I am developing an advanced search engine using .Net where users can build their query based on several Fields:
- Title
- Content of the Document
- Date From, Date To
- From Modified Date, To modified Date
- Owner
- Location
- Other Metadata
I am using lucene to index Document Content and their Corresponding IDs. However, the other metadata resides in MS SQL DB (to avoid enlarging the index, and keep updating the index on any modification of the metadata).
How I can Perform the Search?
when any user search for a term:
- Narrow down the search results according to criteria selected by user by looking up in the SQL DB.
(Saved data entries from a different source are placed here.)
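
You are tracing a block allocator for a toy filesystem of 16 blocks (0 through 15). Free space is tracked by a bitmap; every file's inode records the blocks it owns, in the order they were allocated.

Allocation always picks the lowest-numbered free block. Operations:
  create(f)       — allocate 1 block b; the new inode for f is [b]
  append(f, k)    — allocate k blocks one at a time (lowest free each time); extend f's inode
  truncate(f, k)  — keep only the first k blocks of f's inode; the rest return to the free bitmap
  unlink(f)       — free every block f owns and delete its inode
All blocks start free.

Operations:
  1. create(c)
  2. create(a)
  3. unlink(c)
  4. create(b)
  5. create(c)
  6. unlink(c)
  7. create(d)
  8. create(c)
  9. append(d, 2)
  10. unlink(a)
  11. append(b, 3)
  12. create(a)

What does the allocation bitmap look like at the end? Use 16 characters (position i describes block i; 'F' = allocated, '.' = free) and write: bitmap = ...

after create(c) → c:[0]  free=[F...............]
after create(a) → a:[1], c:[0]  free=[FF..............]
after unlink(c) → a:[1]  free=[.F..............]
after create(b) → a:[1], b:[0]  free=[FF..............]
after create(c) → a:[1], b:[0], c:[2]  free=[FFF.............]
after unlink(c) → a:[1], b:[0]  free=[FF..............]
after create(d) → a:[1], b:[0], d:[2]  free=[FFF.............]
after create(c) → a:[1], b:[0], c:[3], d:[2]  free=[FFFF............]
after append(d, 2) → a:[1], b:[0], c:[3], d:[2, 4, 5]  free=[FFFFFF..........]
after unlink(a) → b:[0], c:[3], d:[2, 4, 5]  free=[F.FFFF..........]
after append(b, 3) → b:[0, 1, 6, 7], c:[3], d:[2, 4, 5]  free=[FFFFFFFF........]
after create(a) → a:[8], b:[0, 1, 6, 7], c:[3], d:[2, 4, 5]  free=[FFFFFFFFF.......]

bitmap = FFFFFFFFF.......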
- Return the matching IDs to the lucene searcher web service, which search for keyword entered in the DocumnentIDs returned From the Adv Search web service.
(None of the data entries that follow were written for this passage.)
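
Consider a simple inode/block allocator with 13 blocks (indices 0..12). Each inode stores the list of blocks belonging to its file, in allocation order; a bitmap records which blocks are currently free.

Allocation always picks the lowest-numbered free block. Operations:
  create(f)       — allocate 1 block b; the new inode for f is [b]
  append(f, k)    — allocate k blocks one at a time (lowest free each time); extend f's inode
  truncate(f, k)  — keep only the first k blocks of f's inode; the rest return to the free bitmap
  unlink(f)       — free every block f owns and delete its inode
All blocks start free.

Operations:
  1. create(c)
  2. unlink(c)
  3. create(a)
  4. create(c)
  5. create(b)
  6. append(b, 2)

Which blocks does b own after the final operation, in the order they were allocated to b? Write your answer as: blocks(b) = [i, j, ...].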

- Then Get the relevant metadata for the Document ids (returned from lucence) by looking again in the DB.
AS you notice here, there is one lookup in DB, then Lucene, and Finally DB to get the values to be displayed in Grid.
Questions:
How can overcome this situation? I thought to begin searching lucene but this has a drawback if the Documents indexed reached 2 million. (i think narrowing down the results using the DB first have large effect on performance).
Another issue is passing IDs to lucene Search Service, how effective is passing hundred thousands of IDs? and what is the alternative solution?
I welcome any idea, so please share your thoughts.